Os sete maridos de Evelyn Hugo (Taylor Jenkins Reid). Nem sei explicar quão surpreendida positivamente eu fui por esse livro. Primeiro que eu estava por fora da booksfera e não conhecia/entendia a hype sobre ele. Até que em uma visita à Bianca, peguei o livro dela emprestado. Resultado: comecei a ler no ônibus e só parei quando terminei, fui trabalhar no dia seguinte acabada mas com um sentimento enorme de felicidade. Não tem como descrever quão bom esse livro foi, sou só aquele meme do "não sei explicar, só sei sentir".

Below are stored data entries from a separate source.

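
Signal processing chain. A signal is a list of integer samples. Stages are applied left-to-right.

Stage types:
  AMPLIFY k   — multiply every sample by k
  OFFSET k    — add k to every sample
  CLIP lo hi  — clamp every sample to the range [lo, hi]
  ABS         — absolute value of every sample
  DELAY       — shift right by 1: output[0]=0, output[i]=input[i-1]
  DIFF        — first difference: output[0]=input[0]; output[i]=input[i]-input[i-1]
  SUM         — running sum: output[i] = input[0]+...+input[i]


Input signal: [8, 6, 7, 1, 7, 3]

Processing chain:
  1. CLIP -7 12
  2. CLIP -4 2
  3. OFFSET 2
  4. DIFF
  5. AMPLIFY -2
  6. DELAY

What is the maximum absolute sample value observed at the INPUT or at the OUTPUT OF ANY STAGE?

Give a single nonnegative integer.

Input: [8, 6, 7, 1, 7, 3] (max |s|=8)
Stage 1 (CLIP -7 12): clip(8,-7,12)=8, clip(6,-7,12)=6, clip(7,-7,12)=7, clip(1,-7,12)=1, clip(7,-7,12)=7, clip(3,-7,12)=3 -> [8, 6, 7, 1, 7, 3] (max |s|=8)
Stage 2 (CLIP -4 2): clip(8,-4,2)=2, clip(6,-4,2)=2, clip(7,-4,2)=2, clip(1,-4,2)=1, clip(7,-4,2)=2, clip(3,-4,2)=2 -> [2, 2, 2, 1, 2, 2] (max |s|=2)
Stage 3 (OFFSET 2): 2+2=4, 2+2=4, 2+2=4, 1+2=3, 2+2=4, 2+2=4 -> [4, 4, 4, 3, 4, 4] (max |s|=4)
Stage 4 (DIFF): s[0]=4, 4-4=0, 4-4=0, 3-4=-1, 4-3=1, 4-4=0 -> [4, 0, 0, -1, 1, 0] (max |s|=4)
Stage 5 (AMPLIFY -2): 4*-2=-8, 0*-2=0, 0*-2=0, -1*-2=2, 1*-2=-2, 0*-2=0 -> [-8, 0, 0, 2, -2, 0] (max |s|=8)
Stage 6 (DELAY): [0, -8, 0, 0, 2, -2] = [0, -8, 0, 0, 2, -2] -> [0, -8, 0, 0, 2, -2] (max |s|=8)
Overall max amplitude: 8

Answer: 8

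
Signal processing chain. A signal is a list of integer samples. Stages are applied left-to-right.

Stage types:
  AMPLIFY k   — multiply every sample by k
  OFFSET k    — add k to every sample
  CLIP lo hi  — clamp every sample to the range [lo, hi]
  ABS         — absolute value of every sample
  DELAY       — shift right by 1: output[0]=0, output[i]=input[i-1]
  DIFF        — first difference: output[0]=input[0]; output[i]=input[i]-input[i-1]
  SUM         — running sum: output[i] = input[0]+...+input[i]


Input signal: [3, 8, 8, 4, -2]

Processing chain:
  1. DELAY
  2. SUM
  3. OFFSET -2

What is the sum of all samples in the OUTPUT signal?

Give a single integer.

Answer: 46

Derivation:
Input: [3, 8, 8, 4, -2]
Stage 1 (DELAY): [0, 3, 8, 8, 4] = [0, 3, 8, 8, 4] -> [0, 3, 8, 8, 4]
Stage 2 (SUM): sum[0..0]=0, sum[0..1]=3, sum[0..2]=11, sum[0..3]=19, sum[0..4]=23 -> [0, 3, 11, 19, 23]
Stage 3 (OFFSET -2): 0+-2=-2, 3+-2=1, 11+-2=9, 19+-2=17, 23+-2=21 -> [-2, 1, 9, 17, 21]
Output sum: 46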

Vermelho, branco e sangue azul (Casey McQuiston). Eis aqui mais um livro super hypado e que me arrebatou totalmente. Essa história tem um combo triplo de clichês que amo: casal gay trocando mensagens fofas  e engraçadas, um membro da família real e um filho de algum político importante. Acrescentem a isso um dos personagens ser bissexual e é como se esse livro tivesse sido escrito exclusivamente para mim! Estou até pensando em reler porque agora que eu sei sobre Lams (Laurens & Hamilton) graças a Hamilton, eu PRECISO ver as citações que são feitas a eles, vai ser como uma nova leitura!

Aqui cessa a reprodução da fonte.